Treating every employee as an individual, and not making assumptions about them. This may seem basic, but it can be easy to do so unconsciously when it comes to age, with assumptions such as older people having fewer digital skills being so commonplace. Managers should judge each individual’s skills and weaknesses based upon who they are as a person, rather than an assumption based upon their age.
Creating a team spirit by mobilising the team towards a common goal through cohesion and collective intelligence. Managers should always remember that regardless of seniority or experience, every colleague is ultimately working towards the same goal. Achieving this goal will always happen more effectively and quickly when everyone works together as a team.
Regularly engaging in personal development while encouraging the development of the wider team. Managers can consider engaging in a digital coaching programme, which will allow them to target the specific areas of their management style that they want to develop. When combined with regular learning and other development activities, managers will be in good stead to manage diverse teams, regardless of their demographic.

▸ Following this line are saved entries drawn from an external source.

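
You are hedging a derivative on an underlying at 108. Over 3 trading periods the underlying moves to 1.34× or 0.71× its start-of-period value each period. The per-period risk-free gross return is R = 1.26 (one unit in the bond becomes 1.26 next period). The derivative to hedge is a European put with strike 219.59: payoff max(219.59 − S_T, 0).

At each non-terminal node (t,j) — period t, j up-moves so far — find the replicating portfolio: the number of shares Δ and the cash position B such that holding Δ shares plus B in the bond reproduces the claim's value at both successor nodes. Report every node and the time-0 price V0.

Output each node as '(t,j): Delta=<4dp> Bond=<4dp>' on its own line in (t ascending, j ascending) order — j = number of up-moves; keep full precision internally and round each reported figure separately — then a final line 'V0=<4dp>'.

(0,0): Delta=-0.7159 Bond=92.4832
(1,0): Delta=-1.0000 Bond=138.3157
(1,1): Delta=-0.6940 Bond=113.3599
(2,0): Delta=-1.0000 Bond=174.2778
(2,1): Delta=-1.0000 Bond=174.2778
(2,2): Delta=-0.6704 Bond=138.2597
V0=15.1689

The replicating-portfolio and risk-neutral prices coincide; use p* = (1.26−0.71)/(1.34−0.71) = 0.8730 for the latter.
Payoff layer (t=3): V(3,0)=180.9356, V(3,1)=146.6366, V(3,2)=81.9034, V(3,3)=0.0000
  t=2,j=0: stock 54.4428 → up 72.9534 (V=146.6366), down 38.6544 (V=180.9356). Price 119.8350; hedge Δ=-1.0000, bond B=174.2778.
  t=2,j=1: stock 102.7512 → up 137.6866 (V=81.9034), down 72.9534 (V=146.6366). Price 71.5266; hedge Δ=-1.0000, bond B=174.2778.
  t=2,j=2: stock 193.9248 → up 259.8592 (V=0.0000), down 137.6866 (V=81.9034). Price 8.2543; hedge Δ=-0.6704, bond B=138.2597.
  t=1,j=0: stock 76.6800 → up 102.7512 (V=71.5266), down 54.4428 (V=119.8350). Price 61.6357; hedge Δ=-1.0000, bond B=138.3157.
  t=1,j=1: stock 144.7200 → up 193.9248 (V=8.2543), down 102.7512 (V=71.5266). Price 12.9277; hedge Δ=-0.6940, bond B=113.3599.
  t=0,j=0: stock 108.0000 → up 144.7200 (V=12.9277), down 76.6800 (V=61.6357). Price 15.1689; hedge Δ=-0.7159, bond B=92.4832.
Root portfolio cost Δ·108+B reproduces V0=15.1689.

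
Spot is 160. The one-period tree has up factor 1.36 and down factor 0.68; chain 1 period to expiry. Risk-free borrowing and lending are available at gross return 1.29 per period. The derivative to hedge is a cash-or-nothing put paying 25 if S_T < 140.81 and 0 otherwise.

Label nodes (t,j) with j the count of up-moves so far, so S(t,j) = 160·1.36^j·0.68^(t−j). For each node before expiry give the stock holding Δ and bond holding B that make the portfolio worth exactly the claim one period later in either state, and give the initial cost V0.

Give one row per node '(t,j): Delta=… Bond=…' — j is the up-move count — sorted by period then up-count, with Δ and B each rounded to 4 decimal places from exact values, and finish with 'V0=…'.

(0,0): Delta=-0.2298 Bond=38.7597
V0=1.9950

Under the risk-neutral measure, an up-move has probability p* = (R−d)/(u−d) = 0.8971 and values discount at R = 1.29.
Payoff layer (t=1): V(1,0)=25.0000, V(1,1)=0.0000
Node (0,0) S=160.0000: V=(p*·0.0000+(1−p*)·25.0000)/1.29=1.9950; Δ=(0.0000−25.0000)/(217.6000−108.8000)=-0.2298; B=V−Δ·S=38.7597
Check: Δ(0,0)·S0 + B(0,0) = 1.9950 = V0.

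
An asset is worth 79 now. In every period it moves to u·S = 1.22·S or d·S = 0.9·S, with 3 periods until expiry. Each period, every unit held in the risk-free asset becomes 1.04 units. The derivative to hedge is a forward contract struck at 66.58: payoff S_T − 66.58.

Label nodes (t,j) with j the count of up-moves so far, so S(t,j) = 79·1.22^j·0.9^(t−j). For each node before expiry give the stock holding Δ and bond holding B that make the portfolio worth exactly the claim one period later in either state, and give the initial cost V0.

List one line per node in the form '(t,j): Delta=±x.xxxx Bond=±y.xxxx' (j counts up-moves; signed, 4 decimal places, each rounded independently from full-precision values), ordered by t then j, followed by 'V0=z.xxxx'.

(0,0): Delta=1.0000 Bond=-59.1894
(1,0): Delta=1.0000 Bond=-61.5570
(1,1): Delta=1.0000 Bond=-61.5570
(2,0): Delta=1.0000 Bond=-64.0192
(2,1): Delta=1.0000 Bond=-64.0192
(2,2): Delta=1.0000 Bond=-64.0192
V0=19.8106

Risk-neutral probability p* = (R−d)/(u−d) = (1.04−0.9)/(1.22−0.9) = 0.4375.
Terminal values V(3,·): V(3,0)=-8.9890, V(3,1)=11.4878, V(3,2)=39.2452, V(3,3)=76.8720
Node (2,0) S=63.9900: V=(p*·11.4878+(1−p*)·-8.9890)/1.04=-0.0292; Δ=(11.4878−-8.9890)/(78.0678−57.5910)=1.0000; B=V−Δ·S=-64.0192
Node (2,1) S=86.7420: V=(p*·39.2452+(1−p*)·11.4878)/1.04=22.7228; Δ=(39.2452−11.4878)/(105.8252−78.0678)=1.0000; B=V−Δ·S=-64.0192
Node (2,2) S=117.5836: V=(p*·76.8720+(1−p*)·39.2452)/1.04=53.5644; Δ=(76.8720−39.2452)/(143.4520−105.8252)=1.0000; B=V−Δ·S=-64.0192
Node (1,0) S=71.1000: V=(p*·22.7228+(1−p*)·-0.0292)/1.04=9.5430; Δ=(22.7228−-0.0292)/(86.7420−63.9900)=1.0000; B=V−Δ·S=-61.5570
Node (1,1) S=96.3800: V=(p*·53.5644+(1−p*)·22.7228)/1.04=34.8230; Δ=(53.5644−22.7228)/(117.5836−86.7420)=1.0000; B=V−Δ·S=-61.5570
Node (0,0) S=79.0000: V=(p*·34.8230+(1−p*)·9.5430)/1.04=19.8106; Δ=(34.8230−9.5430)/(96.3800−71.1000)=1.0000; B=V−Δ·S=-59.1894
Root portfolio cost Δ·79+B reproduces V0=19.8106.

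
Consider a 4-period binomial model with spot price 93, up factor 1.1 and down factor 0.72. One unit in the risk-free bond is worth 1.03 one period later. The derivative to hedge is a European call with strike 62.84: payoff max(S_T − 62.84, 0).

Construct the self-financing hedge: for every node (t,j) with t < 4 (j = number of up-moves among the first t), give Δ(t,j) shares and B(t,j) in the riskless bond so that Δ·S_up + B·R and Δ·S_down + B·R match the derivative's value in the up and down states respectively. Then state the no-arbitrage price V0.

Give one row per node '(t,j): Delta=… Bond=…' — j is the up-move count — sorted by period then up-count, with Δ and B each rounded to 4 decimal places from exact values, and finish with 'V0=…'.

(0,0): Delta=0.9116 Bond=-46.5859
(1,0): Delta=0.6480 Bond=-30.3306
(1,1): Delta=0.9506 Bond=-51.9696
(2,0): Delta=0.0000 Bond=0.0000
(2,1): Delta=0.7438 Bond=-38.2948
(2,2): Delta=0.9812 Bond=-56.9687
(3,0): Delta=0.0000 Bond=0.0000
(3,1): Delta=0.0000 Bond=0.0000
(3,2): Delta=0.8537 Bond=-48.3503
(3,3): Delta=1.0000 Bond=-61.0097
V0=38.1953

No-arbitrage ⇒ martingale measure with p* = (R−d)/(u−d) = 0.8158.
At expiry t=4: V(4,0)=0.0000, V(4,1)=0.0000, V(4,2)=0.0000, V(4,3)=26.2838, V(4,4)=73.3213
Node (3,0) S=34.7121: V=(p*·0.0000+(1−p*)·0.0000)/1.03=0.0000; Δ=(0.0000−0.0000)/(38.1833−24.9927)=0.0000; B=V−Δ·S=0.0000
Node (3,1) S=53.0323: V=(p*·0.0000+(1−p*)·0.0000)/1.03=0.0000; Δ=(0.0000−0.0000)/(58.3356−38.1833)=0.0000; B=V−Δ·S=0.0000
Node (3,2) S=81.0216: V=(p*·26.2838+(1−p*)·0.0000)/1.03=20.8175; Δ=(26.2838−0.0000)/(89.1238−58.3356)=0.8537; B=V−Δ·S=-48.3503
Node (3,3) S=123.7830: V=(p*·73.3213+(1−p*)·26.2838)/1.03=62.7733; Δ=(73.3213−26.2838)/(136.1613−89.1238)=1.0000; B=V−Δ·S=-61.0097
Node (2,0) S=48.2112: V=(p*·0.0000+(1−p*)·0.0000)/1.03=0.0000; Δ=(0.0000−0.0000)/(53.0323−34.7121)=0.0000; B=V−Δ·S=0.0000
Node (2,1) S=73.6560: V=(p*·20.8175+(1−p*)·0.0000)/1.03=16.4880; Δ=(20.8175−0.0000)/(81.0216−53.0323)=0.7438; B=V−Δ·S=-38.2948
Node (2,2) S=112.5300: V=(p*·62.7733+(1−p*)·20.8175)/1.03=53.4414; Δ=(62.7733−20.8175)/(123.7830−81.0216)=0.9812; B=V−Δ·S=-56.9687
Node (1,0) S=66.9600: V=(p*·16.4880+(1−p*)·0.0000)/1.03=13.0590; Δ=(16.4880−0.0000)/(73.6560−48.2112)=0.6480; B=V−Δ·S=-30.3306
Node (1,1) S=102.3000: V=(p*·53.4414+(1−p*)·16.4880)/1.03=45.2759; Δ=(53.4414−16.4880)/(112.5300−73.6560)=0.9506; B=V−Δ·S=-51.9696
Node (0,0) S=93.0000: V=(p*·45.2759+(1−p*)·13.0590)/1.03=38.1953; Δ=(45.2759−13.0590)/(102.3000−66.9600)=0.9116; B=V−Δ·S=-46.5859
Self-financing check: at every node Δ·S+B equals the discounted successor values.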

Ultimately, managing a multi-generational team is all about nurturing intergenerational relationships and ensuring that everyone has the tools they personally need to thrive. The workforce is definitely becoming more age diverse, but this doesn’t mean that there has to be a gap or conflict between different generations. When organisations celebrate the value of diversity within their workforce they enjoy faster growth, greater collaboration, and a quicker route to their objectives.